Why do regex constructors need to be double escaped?

65

In the regex below, \s denotes a space character. I imagine the regex parser, is going through the string and sees \ and knows that the next character is special.

But this is not the case as double escapes are required.

Why is this?

var res = new RegExp('(\\s|^)' + foo).test(moo);

Is there a concrete example of how a single escape could be mis-interpreted as something else?

3

  • 1

    Remember, it’s not that Java or the Regexp constructor need clarification, it’s the compiler (or parser).

    – GJK

    Jul 25, 2013 at 16:04

  • 3

    To add to the already-correct answers: note that if you write a RegExp literal in JavaScript, you don’t need to escape the backslash, as you would suspect: /(\s|^)/

    – Dan Tao

    Jul 25, 2013 at 16:05

  • Related: stackoverflow.com/a/37329801/1225328.

    – sp00m

    Jul 30, 2018 at 9:00

55

You are constructing the regular expression by passing a string to the RegExp constructor.

\ is an escape character in string literals.

The \ is consumed by the string literal parsing…

const foo = "foo";
const string = '(\s|^)' + foo;
console.log(string);

… so the data you pass to the RegEx compiler is a plain s and not \s.

You need to escape the \ to express the \ as data instead of being an escape character itself.

1

  • 2

    That pertains to both regular string literals as well as template string literals.

    Sep 27, 2018 at 15:28

23

Inside the code where you’re creating a string, the backslash is a javascript escape character first, which means the escape sequences like \t, \n, \", etc. will be translated into their javascript counterpart (tab, newline, quote, etc.), and that will be made a part of the string.
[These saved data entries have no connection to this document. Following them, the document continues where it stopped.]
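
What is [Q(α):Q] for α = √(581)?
[Q(α):Q] = 2

[Q(α):Q] equals the degree of the minimal polynomial of α. Here α^2 = 581 and x^2 - 581 is irreducible (d = 581 is squarefree, ≠ 1, hence not a square), so deg(m_α) = 2. Thus [Q(α):Q] = 2.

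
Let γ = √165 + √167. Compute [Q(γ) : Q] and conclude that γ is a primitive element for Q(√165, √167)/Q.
[Q(γ) : Q] = 4 (equivalently, Q(γ) = Q(√165, √167))

Obviously Q(γ) ⊆ Q(√165, √167), and [Q(√165, √167):Q] = 4 (since 165, 167 are distinct squarefree integers > 1 with 27555 not a perfect square). To show equality we compute the minimal polynomial of γ. From γ = √165 + √167: γ^2 = 165 + 2√(27555) + 167 = 332 + 2√(27555), so γ^2 - 332 = 2√(27555); squaring, (γ^2 - 332)^2 = 4·27555, i.e. γ^4 - 664γ^2 + 110224 - 110220 = 0, i.e. γ^4 - 664γ^2 + 4 = 0. So γ is a root of x^4 - 664x^2 + 4. This polynomial is irreducible over Q: it has no rational root (each ±√165 ± √167 is irrational), and any factorization into two quadratics over Q would force √(27555) ∈ Q (pairing opposite roots) or √165, √167 ∈ Q (other pairings), all impossible. Hence [Q(γ):Q] = 4 = [Q(√165, √167):Q], so Q(γ) = Q(√165, √167).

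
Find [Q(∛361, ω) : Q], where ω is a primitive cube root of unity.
[Q(∛361, ω) : Q] = 6

[Q(∛361):Q] = 3 (min poly x^3 - 361, irreducible since 361 is not a perfect cube). [Q(ω):Q] = 2 (min poly x^2 + x + 1). Since Q(∛361) ⊂ R and ω ∉ R, we have ω ∉ Q(∛361), so x^2 + x + 1 remains irreducible over Q(∛361) and [Q(∛361, ω) : Q(∛361)] = 2. By the tower law, [Q(∛361, ω) : Q] = 3 · 2 = 6. (In fact Q(∛361, ω) is the splitting field of x^3 - 361 over Q.)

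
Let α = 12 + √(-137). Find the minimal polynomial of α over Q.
m_α(x) = x^2 - 24x + 281

From α - 12 = √(-137), squaring gives (α - 12)^2 = -137, i.e. α^2 - 24α + 144 = -137, so α^2 - 24α + 281 = 0. The discriminant of x^2 - 24x + 281 is (-24)^2 - 4·(281) = 576 - 1124 = -548, and 4·(-137) is not a perfect square in Q since -137 is squarefree and ≠ 1. Hence x^2 - 24x + 281 is irreducible over Q and is the minimal polynomial of α.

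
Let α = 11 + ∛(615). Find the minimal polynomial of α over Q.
m_α(x) = x^3 - 33x^2 + 363x - 1946

Set β = α - 11 = ∛(615), so β^3 = 615. Then (α - 11)^3 - 615 = 0, i.e. α is a root of g(x) = (x - 11)^3 - 615 = x^3 - 33x^2 + 363x - 1946. Since g(x) = h(x - 11) where h(x) = x^3 - 615, and h is irreducible over Q (because 615 is not a perfect cube, so h has no rational root, and a monic cubic with no rational root is irreducible), g is also irreducible (irreducibility is preserved under the substitution x → x - 11). Hence m_α(x) = x^3 - 33x^2 + 363x - 1946.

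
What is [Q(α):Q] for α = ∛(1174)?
[Q(α):Q] = 3

The minimal polynomial of α is x^3 - 1174, irreducible over Q since 1174 is not a perfect cube (so x^3 - 1174 has no rational root). Hence [Q(α):Q] = deg(m_α) = 3.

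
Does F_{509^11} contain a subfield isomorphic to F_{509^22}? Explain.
No: F_{509^22} is not a subfield of F_{509^11}

F_{p^m} embeds in F_{p^n} iff m | n. Here 22 ∤ 11 (since 11 = 0·22 + 11 with remainder 11 ≠ 0), so F_{509^22} is not a subfield of F_{509^11}. Equivalently: if it were, the tower law would give 22 = [F_{509^22}:F_509] dividing [F_{509^11}:F_509] = 11, contradiction.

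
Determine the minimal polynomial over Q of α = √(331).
m_α(x) = x^2 - 331

α satisfies α^2 - 331 = 0, so x^2 - 331 annihilates α. Since d = 331 is squarefree and ≠ 1, it is not a perfect square in Q, so x^2 - 331 has no rational root and is therefore irreducible over Q (a degree-2 polynomial over a field is irreducible iff it has no root). Hence m_α(x) = x^2 - 331.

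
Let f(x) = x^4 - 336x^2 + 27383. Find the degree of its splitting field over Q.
[K : Q] = 4

Solving the quadratic in x^2: x^2 = (336 ± √(336^2 - 4·27383))/2 = (336 ± √3364)/2 = (336 ± 58)/2, giving x^2 = 139 or x^2 = 197. So f(x) = (x^2 - 139)(x^2 - 197) and the roots of f are ±√139, ±√197. Hence the splitting field is K = Q(√139, √197). Since 139 and 197 are distinct squarefree integers > 1, their product 27383 is not a perfect square, so √197 ∉ Q(√139). By the tower law [K:Q] = [Q(√139,√197):Q(√139)] · [Q(√139):Q] = 2 · 2 = 4.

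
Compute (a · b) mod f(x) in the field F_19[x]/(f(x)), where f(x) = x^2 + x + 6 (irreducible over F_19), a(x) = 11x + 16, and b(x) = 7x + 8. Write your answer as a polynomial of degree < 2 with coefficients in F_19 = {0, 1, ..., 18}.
a · b ≡ 9x + 8 (mod f(x))

Multiply in F_19[x]: a(x)·b(x) = (11x + 16)·(7x + 8) = x^2 + 10x + 14. This has degree ≥ 2, so divide by f(x) over F_19: x^2 + 10x + 14 = (1)·(x^2 + x + 6) + (9x + 8). Hence a·b ≡ 9x + 8 (mod f). (F_19[x]/(f) is a field with 19^2 = 361 elements since f is irreducible of degree 2.)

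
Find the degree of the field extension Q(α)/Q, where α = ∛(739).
[Q(α):Q] = 3

The minimal polynomial of α is x^3 - 739, irreducible over Q since 739 is not a perfect cube (so x^3 - 739 has no rational root). Hence [Q(α):Q] = deg(m_α) = 3.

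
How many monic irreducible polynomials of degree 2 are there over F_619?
There are 191271 monic irreducible polynomials of degree 2 over F_619

Each element of F_{619^2} that lies in no proper subfield is a root of exactly one monic irreducible of degree 2 over F_619, and each such polynomial has 2 distinct roots in F_{619^2}. By Möbius inversion the count is N_619(2) = (1/2) Σ_{d|2} μ(2/d) · 619^d = (1/2)(μ(2)·619^1 + μ(1)·619^2) = 382542/2 = 191271.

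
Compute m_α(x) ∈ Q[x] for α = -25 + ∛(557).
m_α(x) = x^3 + 75x^2 + 1875x + 15068

Set β = α + 25 = ∛(557), so β^3 = 557. Then (α + 25)^3 - 557 = 0, i.e. α is a root of g(x) = (x + 25)^3 - 557 = x^3 + 75x^2 + 1875x + 15068. Since g(x) = h(x + 25) where h(x) = x^3 - 557, and h is irreducible over Q (because 557 is not a perfect cube, so h has no rational root, and a monic cubic with no rational root is irreducible), g is also irreducible (irreducibility is preserved under the substitution x → x + 25). Hence m_α(x) = x^3 + 75x^2 + 1875x + 15068.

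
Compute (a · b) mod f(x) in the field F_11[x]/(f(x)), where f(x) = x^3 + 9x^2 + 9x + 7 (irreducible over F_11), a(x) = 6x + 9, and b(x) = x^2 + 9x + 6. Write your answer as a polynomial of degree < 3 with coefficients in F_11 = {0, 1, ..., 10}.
a · b ≡ 9x^2 + 8x + 1 (mod f(x))

Multiply in F_11[x]: a(x)·b(x) = (6x + 9)·(x^2 + 9x + 6) = 6x^3 + 8x^2 + 7x + 10. This has degree ≥ 3, so divide by f(x) over F_11: 6x^3 + 8x^2 + 7x + 10 = (6)·(x^3 + 9x^2 + 9x + 7) + (9x^2 + 8x + 1). Hence a·b ≡ 9x^2 + 8x + 1 (mod f). (F_11[x]/(f) is a field with 11^3 = 1331 elements since f is irreducible of degree 3.)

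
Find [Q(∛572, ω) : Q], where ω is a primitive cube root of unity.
[Q(∛572, ω) : Q] = 6

[Q(∛572):Q] = 3 (min poly x^3 - 572, irreducible since 572 is not a perfect cube). [Q(ω):Q] = 2 (min poly x^2 + x + 1). Since Q(∛572) ⊂ R and ω ∉ R, we have ω ∉ Q(∛572), so x^2 + x + 1 remains irreducible over Q(∛572) and [Q(∛572, ω) : Q(∛572)] = 2. By the tower law, [Q(∛572, ω) : Q] = 3 · 2 = 6. (In fact Q(∛572, ω) is the splitting field of x^3 - 572 over Q.)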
Double-backslash represents a single backslash in the actual string itself, so if you want a backslash in the string, you escape that first.

So when you generate a string by saying var someString = '(\\s|^)', what you’re really doing is creating an actual string with the value (\s|^).

    11

    The Regex needs a string representation of \s, which in JavaScript can be produced using the literal "\\s".

    Here’s a live example to illustrate why "\s" is not enough:

    alert("One backslash:          \s\nDouble backslashes: \\s");

    Note how an extra \ before \s changes the output.